Local banks’ foundations are built on rock and not sand

Nghia told FPT Securities clients at a workshop on “New Monetary Policy Impacts on the Economy and Equities Market” in Hanoi that some foreign institutions had warned a banking crisis or major balance of  payment volatility was possible, resulting in a currency shock.   

Normally a monetary crisis would follow a banking crisis, he said, adding that currency traders and speculators usually targeted economies with huge trade imbalances of over 12 per cent of its gross domestic product (GDP), a fixed foreign exchange rate and developed derivatives market.

Nghia said for Vietnam, the country was applying a flexible exchange rate, not a fixed mechanism. “Therefore, forex risks have been removed.” In the year to date, the State Bank has twice weakened the US dollar-Vietnamese dong rate, compared to sizable adjustments in 2009.

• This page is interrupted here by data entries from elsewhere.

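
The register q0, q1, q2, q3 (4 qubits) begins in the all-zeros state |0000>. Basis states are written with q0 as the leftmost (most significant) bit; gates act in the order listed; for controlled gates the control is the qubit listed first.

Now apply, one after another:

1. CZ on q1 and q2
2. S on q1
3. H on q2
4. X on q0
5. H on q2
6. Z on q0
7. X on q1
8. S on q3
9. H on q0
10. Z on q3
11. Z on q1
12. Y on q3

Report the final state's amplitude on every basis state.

The resulting statevector has amplitude sqrt(2)*I/2 on |0101>, -sqrt(2)*I/2 on |1101>, and 0 on every other basis state.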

“The risk of short-term foreign debt is also low, while forex market chaos risks are unlikely,” he said, adding that the country’s short-term foreign debt was around $3-4 billion.

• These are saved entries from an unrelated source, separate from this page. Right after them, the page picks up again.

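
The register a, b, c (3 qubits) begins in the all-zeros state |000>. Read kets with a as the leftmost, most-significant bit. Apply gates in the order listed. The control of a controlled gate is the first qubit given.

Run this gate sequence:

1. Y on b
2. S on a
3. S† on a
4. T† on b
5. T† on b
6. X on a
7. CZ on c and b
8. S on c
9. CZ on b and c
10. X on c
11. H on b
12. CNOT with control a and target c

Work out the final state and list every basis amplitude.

The final amplitudes are sqrt(2)/2 on |100>, -sqrt(2)/2 on |110>, and 0 on every other basis state. Key observation: gates 2-3 undo each other exactly, leaving only the rest of the circuit to track.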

Nghia, however, did not reveal how and which criteria were used for the stress test, saying that Vietnamese banks were quickly growing up thanks to the stock market’s development.

“Many banks’ chartered capital has been quickly expanded, from just VND70 billion to around VND3,000 billion in just a few years via the stock market, said Nghia.

Meanwhile, the State Bank on May 20 issued Circular 13/TT-NHNN on safety ratios for credit institutions, requesting that all banks raise minimum capital adequacy ratios (CAR) to 9 per cent by October 1, 2010. Nghia said the new CAR was better than many global banks as 9 per cent ratio was all equity capital.

“The only risk is that the dong might be subject to money speculators as the US dollar interest rates are [too] high, attracting foreign investors to make “carry trades” in Vietnam,” Nghia warned.

Around $2 billion in carry trade has poured into Vietnam this year and this sum has not flown out as the US dollar rates in Vietnam remain highly attractive, according to NFSC statistics.

Currency carry trade is a strategy in which an investor sells a certain currency with a relatively low interest rate and uses the funds to purchase a different currency yielding a higher interest rate. A trader using this strategy attempts to capture the difference between the rates, which can often be substantial, depending on the amount of leverage used.